Procurados sobre o detalhamento dos pagamentos feitos pela lobista, os advogados de Marcola afirmam que não teve acesso à íntegra dos autos e ao inquérito e que o vazamento dos conteúdos tem “objetivo de distorcer os fatos e interferir no processo eleitoral”.
“Marco Aurélio Santana Ribeiro jamais encaminhou qualquer documento referente a compras ou licitações no âmbito do Ministério da Saúde ou da Agência Nacional de Vigilância Sanitária (Anvisa). Os valores mencionados na reportagem foram todos integralmente quitados, uma vez que são referentes a um empréstimo pessoal”, diz a defesa, em nota.
ANTÔNIO CARLOS CAMILO ANTUNES
Lobista conhecido como Careca do INSS e apontado pela Operação Sem Desconto como principal operador do esquema bilionário de fraudes e descontos indevidos em aposentadorias e pensões do INSS. Está preso desde setembro de 2025.
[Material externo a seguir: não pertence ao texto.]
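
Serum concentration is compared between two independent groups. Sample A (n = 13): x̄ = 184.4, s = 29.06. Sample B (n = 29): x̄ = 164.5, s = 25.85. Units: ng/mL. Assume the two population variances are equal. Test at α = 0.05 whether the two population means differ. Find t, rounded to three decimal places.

Let group 1 = sample A, group 2 = sample B. H0: μ_1 = μ_2; H1: μ_1 ≠ μ_2 (two-sample pooled-variance t-test, two-sided).
s_p² = [(13−1)·29.06² + (29−1)·25.85²]/(13+29−2) = 721.101
t = (184.4 − 164.5)/√[721.101·(1/13 + 1/29)] = 2.220
df = n₁ + n₂ − 2 = 40
Two-sided p-value ≈ 0.032
Since p ≈ 0.032 < α = 0.05, reject H0; the data support H1.

2.220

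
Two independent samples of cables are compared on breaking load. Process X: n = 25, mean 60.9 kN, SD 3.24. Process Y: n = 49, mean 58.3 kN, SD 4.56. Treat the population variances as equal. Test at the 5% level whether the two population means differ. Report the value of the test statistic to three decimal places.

2.539

Let group 1 = process X, group 2 = process Y. H0: μ_1 = μ_2; H1: μ_1 ≠ μ_2 (two-sample pooled-variance t-test, two-sided).
s_p² = [(25−1)·3.24² + (49−1)·4.56²]/(25+49−2) = 17.3616
t = (60.9 − 58.3)/√[17.3616·(1/25 + 1/49)] = 2.539
df = n₁ + n₂ − 2 = 72
Two-sided p-value ≈ 0.013
Since p ≈ 0.013 < α = 0.05, reject H0; the evidence is statistically significant.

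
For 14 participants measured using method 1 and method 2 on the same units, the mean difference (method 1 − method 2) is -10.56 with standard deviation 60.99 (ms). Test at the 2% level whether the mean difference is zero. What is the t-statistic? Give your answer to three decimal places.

H0: μ_d = 0; H1: μ_d ≠ 0 (paired t-test on the differences, two-sided).
t = d̄/(s_d/√n) = -10.56/(60.99/√14) = -0.648
df = n − 1 = 13
Two-sided p-value ≈ 0.5284
Since p ≈ 0.5284 > α = 0.02, fail to reject H0; the data do not provide sufficient evidence against H0.

-0.648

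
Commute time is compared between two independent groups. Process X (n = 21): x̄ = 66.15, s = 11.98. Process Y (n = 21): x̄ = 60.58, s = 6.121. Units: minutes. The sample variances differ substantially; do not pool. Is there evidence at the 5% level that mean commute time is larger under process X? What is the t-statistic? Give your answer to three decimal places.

Let group 1 = process X, group 2 = process Y. H0: μ_1 = μ_2; H1: μ_1 > μ_2 (Welch's two-sample t-test, right-tailed).
t = (x̄_1 − x̄_2)/√(s_1²/n_1 + s_2²/n_2) = (66.15 − 60.58)/√(11.98²/21 + 6.121²/21) = 1.897
Welch–Satterthwaite df ≈ 29.78
p-value = P(T ≥ 1.897) ≈ 0.034
Since p ≈ 0.034 < α = 0.05, reject H0; the evidence is statistically significant.

1.897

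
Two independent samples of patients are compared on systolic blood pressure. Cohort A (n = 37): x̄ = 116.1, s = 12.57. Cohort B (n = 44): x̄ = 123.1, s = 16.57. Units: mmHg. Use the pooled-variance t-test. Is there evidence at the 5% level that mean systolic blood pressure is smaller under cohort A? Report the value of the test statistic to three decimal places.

Let group 1 = cohort A, group 2 = cohort B. H0: μ_1 = μ_2; H1: μ_1 < μ_2 (two-sample pooled-variance t-test, left-tailed).
s_p² = [(37−1)·12.57² + (44−1)·16.57²]/(37+44−2) = 221.449
t = (116.1 − 123.1)/√[221.449·(1/37 + 1/44)] = -2.109
df = n₁ + n₂ − 2 = 79
p-value = P(T ≤ -2.109) ≈ 0.0191
Since p ≈ 0.0191 < α = 0.05, reject H0; the evidence is statistically significant.

-2.109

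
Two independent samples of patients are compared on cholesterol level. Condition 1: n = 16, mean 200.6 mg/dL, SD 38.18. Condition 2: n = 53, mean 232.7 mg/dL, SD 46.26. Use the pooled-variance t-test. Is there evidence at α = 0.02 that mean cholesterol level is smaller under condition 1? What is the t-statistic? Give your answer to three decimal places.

-2.524

Let group 1 = condition 1, group 2 = condition 2. H0: μ_1 = μ_2; H1: μ_1 < μ_2 (two-sample pooled-variance t-test, left-tailed).
s_p² = [(16−1)·38.18² + (53−1)·46.26²]/(16+53−2) = 1987.24
t = (200.6 − 232.7)/√[1987.24·(1/16 + 1/53)] = -2.524
df = n₁ + n₂ − 2 = 67
p-value = P(T ≤ -2.524) ≈ 0.007
Since p ≈ 0.007 < α = 0.02, reject H0; the evidence is statistically significant.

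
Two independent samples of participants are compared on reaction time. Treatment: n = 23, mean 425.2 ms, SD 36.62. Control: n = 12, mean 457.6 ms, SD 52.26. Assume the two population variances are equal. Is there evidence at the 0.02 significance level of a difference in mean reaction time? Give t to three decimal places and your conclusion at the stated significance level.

Let group 1 = treatment, group 2 = control. H0: μ_1 = μ_2; H1: μ_1 ≠ μ_2 (two-sample pooled-variance t-test, two-sided).
s_p² = [(23−1)·36.62² + (12−1)·52.26²]/(23+12−2) = 1804.39
t = (425.2 − 457.6)/√[1804.39·(1/23 + 1/12)] = -2.142
df = n₁ + n₂ − 2 = 33
Two-sided p-value ≈ 0.0397
Since p ≈ 0.0397 > α = 0.02, fail to reject H0; the data do not provide sufficient evidence against H0.

t = -2.142; fail to reject H0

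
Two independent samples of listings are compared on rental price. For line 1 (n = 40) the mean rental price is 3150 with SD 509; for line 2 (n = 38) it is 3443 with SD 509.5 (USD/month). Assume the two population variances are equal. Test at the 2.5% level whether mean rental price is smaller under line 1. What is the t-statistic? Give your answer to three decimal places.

-2.540

Let group 1 = line 1, group 2 = line 2. H0: μ_1 = μ_2; H1: μ_1 < μ_2 (two-sample pooled-variance t-test, left-tailed).
s_p² = [(40−1)·509² + (38−1)·509.5²]/(40+38−2) = 259329
t = (3150 − 3443)/√[259329·(1/40 + 1/38)] = -2.540
df = n₁ + n₂ − 2 = 76
p-value = P(T ≤ -2.540) ≈ 0.0066
Since p ≈ 0.0066 < α = 0.025, reject H0; the data support H1.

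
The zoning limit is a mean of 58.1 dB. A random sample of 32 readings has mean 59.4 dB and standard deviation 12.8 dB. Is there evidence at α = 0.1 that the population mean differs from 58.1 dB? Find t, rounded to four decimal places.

H0: μ = 58.1; H1: μ ≠ 58.1 (one-sample t-test, two-sided).
t = (x̄ − μ₀)/(s/√n) = (59.4 − 58.1)/(12.8/√32) = 0.5745
df = n − 1 = 31
Two-sided p-value ≈ 0.570
Since p ≈ 0.570 > α = 0.1, fail to reject H0; the data do not provide sufficient evidence against H0.

0.5745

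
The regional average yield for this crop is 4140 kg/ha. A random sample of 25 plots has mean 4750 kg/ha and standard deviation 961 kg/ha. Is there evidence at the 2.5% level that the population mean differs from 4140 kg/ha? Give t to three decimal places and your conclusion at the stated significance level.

t = 3.174; reject H0

H0: μ = 4140; H1: μ ≠ 4140 (one-sample t-test, two-sided).
t = (x̄ − μ₀)/(s/√n) = (4750 − 4140)/(961/√25) = 3.174
df = n − 1 = 24
Two-sided p-value ≈ 0.004
Since p ≈ 0.004 < α = 0.025, reject H0; the evidence is statistically significant.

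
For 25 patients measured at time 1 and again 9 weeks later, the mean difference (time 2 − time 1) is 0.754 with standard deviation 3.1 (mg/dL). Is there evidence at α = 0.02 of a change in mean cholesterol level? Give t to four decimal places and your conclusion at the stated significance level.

t = 1.2161; fail to reject H0

H0: μ_d = 0; H1: μ_d ≠ 0 (paired t-test on the differences, two-sided).
t = d̄/(s_d/√n) = 0.754/(3.1/√25) = 1.2161
df = n − 1 = 24
Two-sided p-value ≈ 0.236
Since p ≈ 0.236 > α = 0.02, fail to reject H0; the data do not provide sufficient evidence against H0.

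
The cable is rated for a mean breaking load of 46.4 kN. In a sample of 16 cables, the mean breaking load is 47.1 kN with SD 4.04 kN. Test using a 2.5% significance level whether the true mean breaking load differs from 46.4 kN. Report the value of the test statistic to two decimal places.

0.69

H0: μ = 46.4; H1: μ ≠ 46.4 (one-sample t-test, two-sided).
t = (x̄ − μ₀)/(s/√n) = (47.1 − 46.4)/(4.04/√16) = 0.69
df = n − 1 = 15
Two-sided p-value ≈ 0.4989
Since p ≈ 0.4989 > α = 0.025, fail to reject H0; the evidence is not statistically significant.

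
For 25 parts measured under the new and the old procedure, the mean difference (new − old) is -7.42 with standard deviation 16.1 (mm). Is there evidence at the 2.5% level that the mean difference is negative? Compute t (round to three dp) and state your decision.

H0: μ_d = 0; H1: μ_d < 0 (paired t-test on the differences, left-tailed).
t = d̄/(s_d/√n) = -7.42/(16.1/√25) = -2.304
df = n − 1 = 24
p-value = P(T ≤ -2.304) ≈ 0.015
Since p ≈ 0.015 < α = 0.025, reject H0; the data support H1.

t = -2.304; reject H0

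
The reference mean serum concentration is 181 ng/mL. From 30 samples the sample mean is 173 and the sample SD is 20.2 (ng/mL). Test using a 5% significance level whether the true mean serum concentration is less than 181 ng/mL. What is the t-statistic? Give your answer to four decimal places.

-2.1692

H0: μ = 181; H1: μ < 181 (one-sample t-test, left-tailed).
t = (x̄ − μ₀)/(s/√n) = (173 − 181)/(20.2/√30) = -2.1692
df = n − 1 = 29
p-value = P(T ≤ -2.1692) ≈ 0.0192
Since p ≈ 0.0192 < α = 0.05, reject H0; the data support H1.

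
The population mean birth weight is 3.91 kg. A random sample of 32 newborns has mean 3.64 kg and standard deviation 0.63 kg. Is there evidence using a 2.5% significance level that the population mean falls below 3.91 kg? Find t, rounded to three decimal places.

H0: μ = 3.91; H1: μ < 3.91 (one-sample t-test, left-tailed).
t = (x̄ − μ₀)/(s/√n) = (3.64 − 3.91)/(0.63/√32) = -2.424
df = n − 1 = 31
p-value = P(T ≤ -2.424) ≈ 0.0107
Since p ≈ 0.0107 < α = 0.025, reject H0; the evidence is statistically significant.

-2.424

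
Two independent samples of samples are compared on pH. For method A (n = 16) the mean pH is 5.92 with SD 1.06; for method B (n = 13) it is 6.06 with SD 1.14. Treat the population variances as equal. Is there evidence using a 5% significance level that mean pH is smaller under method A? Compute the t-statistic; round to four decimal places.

Let group 1 = method A, group 2 = method B. H0: μ_1 = μ_2; H1: μ_1 < μ_2 (two-sample pooled-variance t-test, left-tailed).
s_p² = [(16−1)·1.06² + (13−1)·1.14²]/(16+13−2) = 1.20182
t = (5.92 − 6.06)/√[1.20182·(1/16 + 1/13)] = -0.3420
df = n₁ + n₂ − 2 = 27
p-value = P(T ≤ -0.3420) ≈ 0.367
Since p ≈ 0.367 > α = 0.05, fail to reject H0; the data do not provide sufficient evidence against H0.

-0.3420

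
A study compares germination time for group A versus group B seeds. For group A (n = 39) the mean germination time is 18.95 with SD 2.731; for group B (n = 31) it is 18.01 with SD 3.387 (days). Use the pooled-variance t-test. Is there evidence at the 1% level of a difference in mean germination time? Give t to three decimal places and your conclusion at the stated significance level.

Let group 1 = group A, group 2 = group B. H0: μ_1 = μ_2; H1: μ_1 ≠ μ_2 (two-sample pooled-variance t-test, two-sided).
s_p² = [(39−1)·2.731² + (31−1)·3.387²]/(39+31−2) = 9.22898
t = (18.95 − 18.01)/√[9.22898·(1/39 + 1/31)] = 1.286
df = n₁ + n₂ − 2 = 68
Two-sided p-value ≈ 0.2028
Since p ≈ 0.2028 > α = 0.01, fail to reject H0; the data do not provide sufficient evidence against H0.

t = 1.286; fail to reject H0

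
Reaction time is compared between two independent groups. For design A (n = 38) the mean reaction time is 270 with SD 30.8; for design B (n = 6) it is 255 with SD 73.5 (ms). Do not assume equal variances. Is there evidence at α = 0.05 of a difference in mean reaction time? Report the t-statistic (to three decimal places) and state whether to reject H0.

t = 0.493; fail to reject H0

Let group 1 = design A, group 2 = design B. H0: μ_1 = μ_2; H1: μ_1 ≠ μ_2 (Welch's two-sample t-test, two-sided).
t = (x̄_1 − x̄_2)/√(s_1²/n_1 + s_2²/n_2) = (270 − 255)/√(30.8²/38 + 73.5²/6) = 0.493
Welch–Satterthwaite df ≈ 5.28
Two-sided p-value ≈ 0.642
Since p ≈ 0.642 > α = 0.05, fail to reject H0; the evidence is not statistically significant.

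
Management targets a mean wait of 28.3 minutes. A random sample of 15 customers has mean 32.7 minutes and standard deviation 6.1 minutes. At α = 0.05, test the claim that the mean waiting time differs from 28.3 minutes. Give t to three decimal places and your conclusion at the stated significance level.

t = 2.794; reject H0

H0: μ = 28.3; H1: μ ≠ 28.3 (one-sample t-test, two-sided).
t = (x̄ − μ₀)/(s/√n) = (32.7 − 28.3)/(6.1/√15) = 2.794
df = n − 1 = 14
Two-sided p-value ≈ 0.0144
Since p ≈ 0.0144 < α = 0.05, reject H0; the evidence is statistically significant.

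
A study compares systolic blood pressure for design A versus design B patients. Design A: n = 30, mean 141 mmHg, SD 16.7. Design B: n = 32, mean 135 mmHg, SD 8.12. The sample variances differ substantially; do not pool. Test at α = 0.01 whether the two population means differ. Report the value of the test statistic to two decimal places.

Let group 1 = design A, group 2 = design B. H0: μ_1 = μ_2; H1: μ_1 ≠ μ_2 (Welch's two-sample t-test, two-sided).
t = (x̄_1 − x̄_2)/√(s_1²/n_1 + s_2²/n_2) = (141 − 135)/√(16.7²/30 + 8.12²/32) = 1.78
Welch–Satterthwaite df ≈ 41.38
Two-sided p-value ≈ 0.0823
Since p ≈ 0.0823 > α = 0.01, fail to reject H0; the evidence is not statistically significant.

1.78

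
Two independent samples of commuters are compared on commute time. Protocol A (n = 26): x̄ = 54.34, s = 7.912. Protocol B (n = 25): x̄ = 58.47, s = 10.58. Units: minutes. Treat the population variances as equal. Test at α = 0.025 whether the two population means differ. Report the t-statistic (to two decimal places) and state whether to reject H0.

Let group 1 = protocol A, group 2 = protocol B. H0: μ_1 = μ_2; H1: μ_1 ≠ μ_2 (two-sample pooled-variance t-test, two-sided).
s_p² = [(26−1)·7.912² + (25−1)·10.58²]/(26+25−2) = 86.7646
t = (54.34 − 58.47)/√[86.7646·(1/26 + 1/25)] = -1.58
df = n₁ + n₂ − 2 = 49
Two-sided p-value ≈ 0.1199
Since p ≈ 0.1199 > α = 0.025, fail to reject H0; the evidence is not statistically significant.

t = -1.58; fail to reject H0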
Em junho, pediu transferência de cela no Complexo Penitenciário da Papuda, no Distrito Federal, sob a justificativa de que está em condições precárias, de que o espaço permanece com iluminação artificial ligada ininterruptamente e de que teria sofrido pressão de policiais penais por uma delação premiada.
A defesa de Lulinha admite que o Careca do INSS pagou as despesas de uma viagem a Portugal, mas afirma que o filho do presidente aceitou o convite para conhecer a produção de medicamentos à base de canabidiol e não participou de negociações nem investiu na empresa ligada a Antunes, a World Cannabis. O Ministério da Saúde afirma que nunca teve contrato com a empresa.